In the QECC condition $\langle\psi|E_a^\dagger E_b|\phi\rangle=C_{ab}\langle\psi|\phi\rangle$, what is $C_{ab}$?

Question

In this book, Theorem 2.7 has the QECC conditions. I attach a snippet here

Theorem 2.7 (QECC Conditions). $(Q, \mathcal{E})$ is a $Q E C C$ iff $\forall|\psi\rangle,|\phi\rangle \in Q, \forall E_a, E_b \in \mathcal{E}$, $$ \left\langle\psi\left|E_a^{\dagger} E_b\right| \phi\right\rangle=C_{a b}\langle\psi \mid \phi\rangle . $$

The proof includes the following

Taking the adjoint of the equation and putting in $|\phi\rangle=|\psi\rangle$, we find that $C_{a b}^{\dagger}=C_{b a}^*$, i.e., the matrix $C$ is Hermitian. Therefore $C_{a b}$ is diagonalizable, and by choosing an appropriate spanning set $\{F_a\}$ for $\mathcal{E}$ we can actually diagonalize $C_{a b}$.

I don't understand if $C_{ab}$ is a matrix or a number. The author states multiple times in the proof that $C_{ab}$ is diagonalizable, has eigenvalues etc. but the statement of the theorem seems to suggest it is just a number. How is $C_{ab}$ a matrix in the statement of the theorem and how is it related to $C$ that is referred to in the proof?

Answer 1

The concept of $C_{ab} $ in the context of the Quantum Error-Correcting Code (QECC) conditions as described in Theorem 2.7 can indeed be confusing due to the mathematical notation and the terminology used. I will clarify this for you.

In the statement of Theorem 2.7, $C_{ab}$ appears to represent a scalar quantity based on the equation provided:

$\langle \psi | E_a^\dagger E_b | \phi \rangle = C_{ab} \langle \psi | \phi \rangle $

Here, for any two error operators $E_a $ and $E_b $ from the set $E$, and for any two states $\psi \rangle$ and $\phi \rangle$ from the code space $ Q $, the product $ E_a^\dagger E_b $ behaves in such a way that its matrix element between $ | \psi \rangle $ and $ | \phi \rangle $ is proportional to the inner product $ \langle \psi | \phi \rangle $ with a proportionality constant $ C_{ab} $.
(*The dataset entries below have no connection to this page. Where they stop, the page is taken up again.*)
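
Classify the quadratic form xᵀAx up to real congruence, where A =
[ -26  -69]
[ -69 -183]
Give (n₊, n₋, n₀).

step 0: pivot -26 → sign −
step 1: pivot 3/26 → sign +
signature = (1, 1, 0)

Answer: (1, 1, 0)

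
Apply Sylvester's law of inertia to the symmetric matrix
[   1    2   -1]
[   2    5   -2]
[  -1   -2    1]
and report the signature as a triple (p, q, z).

step 0: pivot 1 → sign +
step 1: pivot 1 → sign +
step 2: row/col 2 already zero → sign 0
signature = (2, 0, 1)

Answer: (2, 0, 1)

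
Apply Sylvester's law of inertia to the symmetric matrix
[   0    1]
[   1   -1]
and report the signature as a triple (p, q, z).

step 0: pivot -1 → sign −
step 1: pivot 1 → sign +
signature = (1, 1, 0)

Answer: (1, 1, 0)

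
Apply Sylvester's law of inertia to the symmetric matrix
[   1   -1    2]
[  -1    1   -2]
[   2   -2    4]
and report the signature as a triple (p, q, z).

step 0: pivot 1 → sign +
step 1: row/col 1 already zero → sign 0
step 2: row/col 2 already zero → sign 0
signature = (1, 0, 2)

Answer: (1, 0, 2)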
However, the nature of $ C_{ab} $ as discussed in the proof might suggest it is not just a scalar but an element of a matrix $ C $ where $ C $ is composed of these elements $ C_{ab} $ for all combinations of $ a $ and $ b $. This matrix $ C $ is Hermitian, as indicated by the relation $ C_{ab}^\dagger = C_{ba}^* $, which makes it eligible for properties such as being diagonalizable and having eigenvalues.

Here’s how $ C_{ab} $ functions both as a scalar and a matrix element:

1. As a Scalar: In each specific instance of $ a $ and $ b $, $ C_{ab} $ is indeed a scalar, indicating the proportionality between $ \langle \psi | E_a^\dagger E_b | \phi \rangle $ and $ \langle \psi | \phi \rangle $.
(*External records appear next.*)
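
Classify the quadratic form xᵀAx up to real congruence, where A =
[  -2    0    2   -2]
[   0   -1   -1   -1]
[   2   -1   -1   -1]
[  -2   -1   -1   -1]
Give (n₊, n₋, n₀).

Answer: (1, 2, 1)

Derivation:
step 0: pivot -2 → sign −
step 1: pivot -1 → sign −
step 2: pivot 2 → sign +
step 3: row/col 3 already zero → sign 0
signature = (1, 2, 1)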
2. As a Matrix Element: When considering all possible pairs of $ a $ and $ b $, $ C_{ab} $ forms the elements of the matrix $ C $. The entire matrix $ C $ is what is referred to when discussing properties like diagonalizability and eigenvalues in the proof.
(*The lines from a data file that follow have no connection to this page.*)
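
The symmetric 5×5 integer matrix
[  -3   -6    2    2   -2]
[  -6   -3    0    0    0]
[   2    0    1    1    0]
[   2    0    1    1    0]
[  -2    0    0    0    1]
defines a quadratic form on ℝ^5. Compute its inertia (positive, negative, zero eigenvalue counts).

step 0: pivot -3 → sign −
step 1: pivot 9 → sign +
step 2: pivot 5/9 → sign +
step 3: pivot 1/5 → sign +
step 4: row/col 4 already zero → sign 0
signature = (3, 1, 1)

Answer: (3, 1, 1)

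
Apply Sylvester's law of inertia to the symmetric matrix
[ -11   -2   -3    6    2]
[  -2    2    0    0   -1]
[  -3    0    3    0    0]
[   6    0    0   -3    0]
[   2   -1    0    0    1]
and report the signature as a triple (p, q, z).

Answer: (3, 2, 0)

Derivation:
step 0: pivot -11 → sign −
step 1: pivot 26/11 → sign +
step 2: pivot 48/13 → sign +
step 3: pivot -3/4 → sign −
step 4: pivot 3/4 → sign +
signature = (3, 2, 0)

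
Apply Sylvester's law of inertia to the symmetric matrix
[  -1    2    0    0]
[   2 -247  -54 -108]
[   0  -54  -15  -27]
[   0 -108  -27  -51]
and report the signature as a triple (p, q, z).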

The confusion arises due to the dual role of $ C_{ab} $ as both individual scalars and as components of the matrix $ C $. The matrix $ C $ is important because its properties (like being Hermitian and diagonalizable) are crucial for the QECC to effectively correct errors represented by the error set $ E $. The diagonalization of $ C $ means that you can choose a basis in which $ C $ is diagonal, simplifying the analysis and manipulation of the error correction properties of the code.

Thus, in summary, $ C_{ab} $ in each instance is a scalar, but collectively, these scalars make up the matrix $ C $, which possesses the described properties and is central to the theory and application of QECCs.

Answer 2

I imagine it's supposed to be a matrix $C$ with elements $C_{ab}$, i.e. $a$ indexes the row, and $b$ the column of $C$.